Le ministre en charge de la communication en l’Australie, M. Stephen Conroy, a indiqué que plutôt que de mettre un filtre nécessaire sur le web, le gouvernement a pris contact avec les fournisseurs de services Internet pour bloquer plus de 1400 sites pornographiques concernant des enfants. Ce sont les sites qui sont sur une liste fournie par Interpol. Trois des plus grandes entreprises Optus, Primus et Telstea avaient déjà bloqué ces sites, du coup, de nombreuses personnes se demandent si cette décision du gouvernement est vraiment une mesure radicale pour empêcher les pédophiles d’accéder à la pornographie, alors que les principaux fournisseurs d’accès avaient déjà bloqué les sites concernés.
On rapporte que M. Conroy a annoncé que le gouvernement est parvenu à un accord avec les fournisseurs de services Internet pour tenter de bloquer la pornographie concernant les enfants. De nombreuses critiques se sont élevées contre cette nouvelle action, en indiquant que le filtrage de sites prévus par la loi mettrait la censure sur Internet en Australie au même niveau que celle qui existe en Chine. Les États-Unis ont aussi remis en question cette démarche, en disant que cela amènerait des pays libres dans une situation où la démocratie serait mise à mal. Mais encore une fois, le point porte sur l’accès à ce type de matériau : cela doit-il être libre d’accès ou condamné ? C’est une question très controversée.
La nouvelle démarche mise en place représente une approche très réductrice de la maltraitance des enfants et du filtre censé exister par pays. A l’inverse, l’ancienne règle consisterait à mettre à jour régulièrement les sites qui ont été répertoriés comme interdits. Cela aurait aussi permis de bloquer des sites de terrorisme, tout ce qui se rapporterait à la criminalité et à l’abus de drogues et tout ce qui aurait été considéré comme trop violent. Beaucoup disent que cela impliquait de bloquer des sites qui ne portent aucunement préjudice, et que cela aurait rendu l’Internet plus lent.
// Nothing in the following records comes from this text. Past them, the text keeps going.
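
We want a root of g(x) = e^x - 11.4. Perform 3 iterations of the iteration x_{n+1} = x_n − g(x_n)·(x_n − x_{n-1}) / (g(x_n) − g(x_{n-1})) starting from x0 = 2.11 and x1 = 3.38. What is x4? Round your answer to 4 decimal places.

g(2.11) = -3.151759, g(3.38) = 17.970771
x2 = 3.380000 − 17.970771·(3.380000 − 2.110000) / (17.970771 − (-3.151759)) = 3.380000 − (22.822879)/(21.122530) = 2.299501
g(2.299501) = -1.430797
x3 = 2.299501 − (-1.430797)·(2.299501 − 3.380000) / (-1.430797 − 17.970771) = 2.299501 − (1.545975)/(-19.401568) = 2.379184
g(2.379184) = -0.603914
x4 = 2.379184 − (-0.603914)·(2.379184 − 2.299501) / (-0.603914 − (-1.430797)) = 2.379184 − (-0.048122)/(0.826883) = 2.437380

2.4374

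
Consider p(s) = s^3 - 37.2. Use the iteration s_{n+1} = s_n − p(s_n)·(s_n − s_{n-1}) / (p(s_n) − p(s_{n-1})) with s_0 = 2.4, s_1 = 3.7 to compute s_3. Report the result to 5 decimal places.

3.32656

p(2.4) = -23.3760000, p(3.7) = 13.4530000
s_2 = 3.7000000 − 13.4530000·(3.7000000 − 2.4000000) / (13.4530000 − (-23.3760000)) = 3.7000000 − (17.4889000)/(36.8290000) = 3.2251324
p(3.2251324) = -3.6538541
s_3 = 3.2251324 − (-3.6538541)·(3.2251324 − 3.7000000) / (-3.6538541 − 13.4530000) = 3.2251324 − (1.7350970)/(-17.1068541) = 3.3265594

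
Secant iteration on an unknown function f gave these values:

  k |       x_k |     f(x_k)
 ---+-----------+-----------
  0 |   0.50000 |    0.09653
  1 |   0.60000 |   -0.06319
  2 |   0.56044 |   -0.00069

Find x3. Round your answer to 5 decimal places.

x3 = 0.56044 − (-0.00069)·(0.56044 − 0.60000) / (-0.00069 − (-0.06319))
   = 0.56044 − (0.0000273)/(0.0625000) = 0.5600033

0.56000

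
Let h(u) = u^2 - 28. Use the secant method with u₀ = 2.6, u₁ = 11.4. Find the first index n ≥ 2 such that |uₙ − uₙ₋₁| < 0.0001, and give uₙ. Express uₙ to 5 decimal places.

h(2.6) = -21.2400000, h(11.4) = 101.9600000
u₂ = 11.4000000 − 101.9600000·(8.8000000)/(123.2000000) = 4.1171429;  |Δ| = 7.2828571
h(4.1171429) = -11.0491347
u₃ = 4.1171429 − (-11.0491347)·(-7.2828571)/(-113.0091347) = 4.8292027;  |Δ| = 0.7120599
h(4.8292027) = -4.6788010
u₄ = 4.8292027 − (-4.6788010)·(0.7120599)/(6.3703337) = 5.3521873;  |Δ| = 0.5229846
h(5.3521873) = 0.6459093
u₅ = 5.3521873 − 0.6459093·(0.5229846)/(5.3247103) = 5.2887472;  |Δ| = 0.0634402
h(5.2887472) = -0.0291536
u₆ = 5.2887472 − (-0.0291536)·(-0.0634402)/(-0.6750628) = 5.2914869;  |Δ| = 0.0027398
h(5.2914869) = -0.0001663
u₇ = 5.2914869 − (-0.0001663)·(0.0027398)/(0.0289873) = 5.2915026;  |Δ| = 0.0000157
|u₇ − u₆| = 0.0000157 < 0.0001

n = 7, uₙ = 5.29150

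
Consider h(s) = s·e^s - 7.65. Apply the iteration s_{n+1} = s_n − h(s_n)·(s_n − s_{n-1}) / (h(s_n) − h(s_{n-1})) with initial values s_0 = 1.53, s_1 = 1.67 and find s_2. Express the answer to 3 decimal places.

1.575

h(1.53) = -0.58419, h(1.67) = 1.22132
s_2 = 1.67000 − 1.22132·(1.67000 − 1.53000) / (1.22132 − (-0.58419)) = 1.67000 − (0.17098)/(1.80551) = 1.57530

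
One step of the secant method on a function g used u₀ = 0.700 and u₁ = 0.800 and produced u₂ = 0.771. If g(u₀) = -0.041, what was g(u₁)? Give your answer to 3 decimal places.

The secant line through (0.700, -0.041) and (0.800, g(u₁)) crosses zero at u₂ = 0.771.
So (0.700, -0.041), (0.800, g(u₁)), (0.771, 0) are collinear:
g(u₁) = -0.041 · (0.800 − 0.771) / (0.700 − 0.771) = -0.041 · (0.02900)/(-0.07100) = 0.01675

0.017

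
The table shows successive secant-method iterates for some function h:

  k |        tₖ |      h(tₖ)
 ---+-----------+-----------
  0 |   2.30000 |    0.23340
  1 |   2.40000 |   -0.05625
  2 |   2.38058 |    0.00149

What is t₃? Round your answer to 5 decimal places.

t₃ = 2.38058 − 0.00149·(2.38058 − 2.40000) / (0.00149 − (-0.05625))
   = 2.38058 − (-0.0000289)/(0.0577400) = 2.3810811

2.38108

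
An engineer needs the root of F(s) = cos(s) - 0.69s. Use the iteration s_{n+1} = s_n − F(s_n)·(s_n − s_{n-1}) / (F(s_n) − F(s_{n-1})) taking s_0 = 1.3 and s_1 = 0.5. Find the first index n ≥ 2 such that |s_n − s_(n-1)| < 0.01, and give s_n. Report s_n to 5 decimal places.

n = 4, s_n = 0.90039

F(1.3) = -0.6295012, F(0.5) = 0.5325826
s_2 = 0.5000000 − 0.5325826·(-0.8000000)/(1.1620837) = 0.8666397;  |Δ| = 0.3666397
F(0.8666397) = 0.0494099
s_3 = 0.8666397 − 0.0494099·(0.3666397)/(-0.4831727) = 0.9041328;  |Δ| = 0.0374930
F(0.9041328) = -0.0054842
s_4 = 0.9041328 − (-0.0054842)·(0.0374930)/(-0.0548941) = 0.9003870;  |Δ| = 0.0037458
|s_4 − s_3| = 0.0037458 < 0.01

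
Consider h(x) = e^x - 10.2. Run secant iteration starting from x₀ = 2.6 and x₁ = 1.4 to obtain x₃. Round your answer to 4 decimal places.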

Cela est aussi perçu comme limitant la liberté d’expression, faisant se rapprocher la censure d’Internet en Australie de celle de la Chine, où les internautes utilisent déjà régulièrement des services VPN pour la plupart de leur navigation sur Internet.

On pense que les nouvelles interdictions n’auront pas d’impact sérieux sur l’Internet en Australie, et beaucoup pensent que la règle précédente était beaucoup mieux. Le chef de l’Internet, M. Peter Lee, a estimé qu’il est en fait ravi de la décision et est très heureux de constater que l’accent sera mis uniquement sur la maltraitance des enfants et sur la pornographie. Le gouvernement a rapidement oublié son engagement à l’égard de l’utilisation d’Internet en 2007, sa décision d’ensemble de ne pas mettre en place la nouvelle législation est très décevante, a déclaré M. Jim Wallace. Les avis diffèrent et la polémique est forte. On pense que la décision globale est basée sur l’idée qu’obtenir l’accord du Parlement serait presque impossible et contraire à la liberté des individus. C’est un triste état de choses quand un gouvernement recule sur ses promesses, mais aussi quand les gens semblent penser que la pornographie concernant les enfants devrait être accessible. Alors, qui sait ce que l’avenir réserve à l’Internet en Australie et dans d’autres pays en ces temps changeants.